Table of Contents
Hepatitis Research and Treatment
Volume 2010, Article ID 205128, 10 pages
Review Article

Biliary Epithelial Apoptosis, Autophagy, and Senescence in Primary Biliary Cirrhosis

Department of Human Pathology, Kanazawa University Graduate School of Medicine, Kanazawa 920-8640, Japan

Received 28 August 2010; Accepted 5 October 2010

Academic Editor: Annarosa Floreani

Copyright © 2010 Motoko Sasaki and Yasuni Nakanuma. This is an open access article distributed under the Creative Commons Attribution License, which permits unrestricted use, distribution, and reproduction in any medium, provided the original work is properly cited.
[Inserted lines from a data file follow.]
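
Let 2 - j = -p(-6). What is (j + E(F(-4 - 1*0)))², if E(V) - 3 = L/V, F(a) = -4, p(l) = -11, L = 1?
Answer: 625/16 ≈ 39.063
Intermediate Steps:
E(V) = 3 + 1/V
j = -9 (j = 2 - (-1)*(-11) = 2 - 1*11 = 2 - 11 = -9)
(j + E(F(-4 - 1*0)))² = (-9 + (3 + 1/(-4)))² = (-9 + (3 - ¼))² = (-9 + 11/4)² = (-25/4)² = 625/16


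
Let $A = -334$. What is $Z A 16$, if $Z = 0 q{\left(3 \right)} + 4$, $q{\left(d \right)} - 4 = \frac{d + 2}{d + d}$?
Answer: $-21376$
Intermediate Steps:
$q{\left(d \right)} = 4 + \frac{2 + d}{2 d}$ ($q{\left(d \right)} = 4 + \frac{d + 2}{d + d} = 4 + \frac{2 + d}{2 d}$)
$Z = 4$ ($Z = 0 \left(\frac{9}{2} + \frac{1}{3}\right) + 4 = 0 \cdot \frac{29}{6} + 4 = 0 + 4 = 4$)
$Z A 16 = 4 \left(-334\right) 16 = \left(-1336\right) 16 = -21376$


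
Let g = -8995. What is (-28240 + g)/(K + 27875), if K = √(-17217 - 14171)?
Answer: -1037925625/777047013 + 74470*I*√7847/777047013 ≈ -1.3357 + 0.0084896*I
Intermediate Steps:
K = 2*I*√7847 (K = √(-31388) = 2*I*√7847 ≈ 177.17*I)
(-28240 + g)/(K + 27875) = (-28240 - 8995)/(2*I*√7847 + 27875) = -37235/(27875 + 2*I*√7847)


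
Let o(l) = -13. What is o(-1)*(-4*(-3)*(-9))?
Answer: 1404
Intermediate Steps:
o(-1)*(-4*(-3)*(-9)) = -13*(-4*(-3))*(-9) = -156*(-9) = -13*(-108) = 1404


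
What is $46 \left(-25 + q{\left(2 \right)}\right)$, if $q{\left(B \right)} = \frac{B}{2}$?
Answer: $-1104$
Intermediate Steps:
$q{\left(B \right)} = \frac{B}{2}$ ($q{\left(B \right)} = B \frac{1}{2} = \frac{B}{2}$)
$46 \left(-25 + q{\left(2 \right)}\right) = 46 \left(-25 + \frac{1}{2} \cdot 2\right) = 46 \left(-25 + 1\right) = 46 \left(-24\right) = -1104$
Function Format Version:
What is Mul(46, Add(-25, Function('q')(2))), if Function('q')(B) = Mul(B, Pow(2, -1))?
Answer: -1104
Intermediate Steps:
Function('q')(B) = Mul(Rational(1, 2), B) (Function('q')(B) = Mul(B, Rational(1, 2)) = Mul(Rational(1, 2), B))
Mul(46, Add(-25, Function('q')(2))) = Mul(46, Add(-25, Mul(Rational(1, 2), 2))) = Mul(46, Add(-25, 1)) = Mul(46, -24) = -1104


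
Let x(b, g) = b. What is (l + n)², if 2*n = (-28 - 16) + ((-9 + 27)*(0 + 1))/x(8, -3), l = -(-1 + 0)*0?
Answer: 27889/64 ≈ 435.77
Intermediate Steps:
l = 0 (l = -(-1)*0 = -1*0 = 0)
n = -167/8 (n = ((-28 - 16) + ((-9 + 27)*(0 + 1))/8)/2 = (-44 + (18*1)*(⅛))/2 = (-44 + 18*(⅛))/2 = (-44 + 9/4)/2 = (½)*(-167/4) = -167/8 ≈ -20.875)
(l + n)² = (0 - 167/8)² = (-167/8)² = 27889/64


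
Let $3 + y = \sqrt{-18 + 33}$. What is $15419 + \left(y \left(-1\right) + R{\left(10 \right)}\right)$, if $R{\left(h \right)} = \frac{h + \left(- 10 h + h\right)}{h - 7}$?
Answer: $\frac{46186}{3} - \sqrt{15} \approx 15391.0$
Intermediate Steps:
$y = -3 + \sqrt{15}$ ($y = -3 + \sqrt{-18 + 33} = -3 + \sqrt{15} \approx 0.87298$)
$R{\left(h \right)} = - \frac{8 h}{-7 + h}$ ($R{\left(h \right)} = \frac{h - 9 h}{-7 + h} = \frac{\left(-8\right) h}{-7 + h} = - \frac{8 h}{-7 + h}$)
$15419 + \left(y \left(-1\right) + R{\left(10 \right)}\right) = 15419 + \left(\left(-3 + \sqrt{15}\right) \left(-1\right) - \frac{80}{-7 + 10}\right) = 15419 - \left(-3 + \frac{80}{3} + \sqrt{15}\right) = 15419 - \left(\frac{71}{3} + \sqrt{15}\right) = \frac{46186}{3} - \sqrt{15}$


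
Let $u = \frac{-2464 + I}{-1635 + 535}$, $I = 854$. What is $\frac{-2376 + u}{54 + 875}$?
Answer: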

Primary biliary cirrhosis (PBC) is a chronic cholestatic liver disease characterized serologically by the high prevalence of anti-mitochondrial autoantibodies (AMAs) and histologically by the cholangitis of small bile ducts, eventually followed by extensive loss of the small bile duct. An autoimmune pathogenesis is suggested by clinical and experimental studies, but there remain issues regarding the etiology, the significance of AMAs in the pathogenesis of bile duct lesions, and so on. The unique properties of apoptosis in biliary epithelial cells (BECs), in which there is exposure of autoantigen to the effectors of the immune system, are proposed to be a cause of bile duct lesions in PBC. Recent progress disclosed that cellular senescence and autophagy are involved in bile duct lesions in PBC. Senescent BECs may modulate the periductal microenvironment by expressing senescence-associated secretory phenotypes, including various chemokines, and contribute to the pathogenesis of bile duct lesions in PBC.